Not easy to do what you don’t want to do and wait until you can be who you want to be.
I started reading this book, 101 Secrets For Your Twenties, where the author, Paul Agone, writes as though he’s inside my head. Its comforting/ strange to think how so many commonalities can exist among a group of individuals just because of their age range. From what I can tell, this quarter-life crisis of mine is not anomaly-practically the norm.
One thing that Paul said that really stood out to me was regarding chasing one’s dreams. Rather than simply conceding as most adults I know do that dreaming is simply a way of making actually living more bearable, he posited that the problem with dreams is not the fact that we dream too much or too big, but more so, our unrealistic timelines.
Given my current situation, this advice particularly resonated with me. I currently work in a call center, nights, and spend my days trying to figure out how to get out of said call center and start doing something related to my degree. I want to be able to make change happen, have my knack for writing and pension for creating actual be used not only to make an impact, but most importantly, get me paid.
I am at a weird point right now where all my planning seems for naught and I can’t figure out my next move. I really hate my new apartment, but I’m not sure how to get out of my current lease. I also want to start my masters in January but that’s really soon and I currently do not have any housing/job prospects in Atlanta, where I plan on getting my degree and five months is a short window to uproot one’s life/ start a new path. And money sadly rules the world, and I can’t do much of anything without it.
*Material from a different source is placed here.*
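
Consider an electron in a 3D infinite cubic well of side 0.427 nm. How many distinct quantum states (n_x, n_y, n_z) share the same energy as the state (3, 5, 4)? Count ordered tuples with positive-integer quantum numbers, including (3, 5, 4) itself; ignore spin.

degeneracy = 6

The level has n_x² + n_y² + n_z² = 50. The ordered positive-integer solutions are (3, 4, 5), (3, 5, 4), (4, 3, 5), (4, 5, 3), (5, 3, 4), (5, 4, 3).
That gives 6 states.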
So, first step is to find a job, any job that pays decently and won’t send me (flying) off a bridge in Atlanta. Once secured, I can figure out housing and most likely will have to postpone starting school in Fall. I also really want to be done with my novel by the end of the year, have a blog/website with a lot of traffic, learn Spanish, rule the world, etc. Which is probably why I’ve been feeling so overwhelmed and overworked the past few years. I got to just focus on what I can do now.
Dreams aren’t impossible to achieve, but impossible timelines will defer them indefinitely. Got to start making more reasonable/doable plans…though it hurts my little high strung shoot for the stars heart. Need to only take what I can currently swallow.
So first thing is first-a job. And anyone who may happen to see this post, if you know any good places to work in Atlanta, I’m all ears.